On 17 March 2023, he released “Fires”, with guest star Simon Neil on vocals, as the lead single from his debut solo album The Strange Order of Things. The album was released on 21 April 2023.

== Personal life ==
Connolly lives in County Down, with his fiancé Sarah Greene. They have one son together. Greene also sang backing vocals on the 2024 Snow Patrol album The Forest Is The Path along with Courteney Cox, fiancé of Snow Patrol's Johnny McDaid.

== Equipment ==

=== Guitars ===
- Gibson Les Paul Custom – Tobacco 1979
- Gibson Les Paul Custom – Ebony (appears in the video for Take Back the City)
- Fender Telecaster Custom – Sunburst 1974
- Fender Telecaster Custom – Blonde 1977
- Gretsch Countryman – Brown 1962
- Gretsch Duo Jet – Black
- Fender Jaguar – Sunburst 1965
- Fender Telecaster Custom – Black '72 reissue
- Fender Telecaster Nashville – Sunburst
- Guild Acoustic
- Rickenbacker 360 – Jetglo
- Hutchins Memphis – Black
He uses Jim Dunlop Tortex .60mm picks

=== Amps ===
- Diamond Amplification Spitfire I Head with Spitfire 4x12 Cabinet
- Vox AC30 (Used at Mandela Hall SG#3)
- Marshall JCM800 2203 Jubilees
- Marshall 3315 Transistor (Used on Final Straw Tours)
- Fender Twin Reverb (Also Used on Final Straw Tours)

=== Effects ===
Connolly uses a setup that is primarily rack based.
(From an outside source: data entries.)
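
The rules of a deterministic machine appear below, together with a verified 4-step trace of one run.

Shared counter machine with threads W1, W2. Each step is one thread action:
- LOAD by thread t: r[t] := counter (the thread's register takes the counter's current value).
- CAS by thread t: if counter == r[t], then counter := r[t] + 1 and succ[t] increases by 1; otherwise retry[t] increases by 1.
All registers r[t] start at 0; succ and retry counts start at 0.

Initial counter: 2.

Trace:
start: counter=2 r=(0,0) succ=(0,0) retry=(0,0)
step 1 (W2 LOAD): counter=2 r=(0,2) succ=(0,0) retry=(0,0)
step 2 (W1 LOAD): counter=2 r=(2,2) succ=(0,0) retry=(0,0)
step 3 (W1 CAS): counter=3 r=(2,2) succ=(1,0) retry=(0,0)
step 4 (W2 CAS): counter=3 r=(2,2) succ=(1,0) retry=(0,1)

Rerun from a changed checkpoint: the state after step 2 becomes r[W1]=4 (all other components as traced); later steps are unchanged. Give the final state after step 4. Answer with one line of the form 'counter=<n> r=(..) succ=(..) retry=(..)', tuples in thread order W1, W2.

state after step 2 := counter=2 r=(4,2) succ=(0,0) retry=(0,0)
step 3 (W1 CAS): counter=2 r=(4,2) succ=(0,0) retry=(1,0)
step 4 (W2 CAS): counter=3 r=(4,2) succ=(0,1) retry=(1,0)

counter=3 r=(4,2) succ=(0,1) retry=(1,0)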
His rack consists of the following:

- TC Electronic D Two (for delay)
- TC Electronic G Major (for modulation, pitch shifting and compression)
- TC Electronic M One XL (for reverb and layered delay sounds)
- Voodoo Labs GCX Audio Switcher

He uses various pedals for his overdrive and boost sounds. They change from time to time, but his consistent setup includes the following:

- Ibanez TS9 Tubescreamer
- MXR/Dunlop Micro Amp (for boost)
- Boss Super Overdrive
- Boss Blues Driver

He uses a Voodoo Labs Ground Control Pro controller to bring up presets for each of the band's songs, and has the ability to add/remove different pedals and changes in sound.

He also uses a function in the TC Electronic G Major that allows him to switch the channels on his Marshall Jubilee amp heads for his heaviest sounds.

Connolly has a small pedalboard containing his ground control for the rack and various Boss pedals including a TU-2, PS-5, DD3, and RC-2.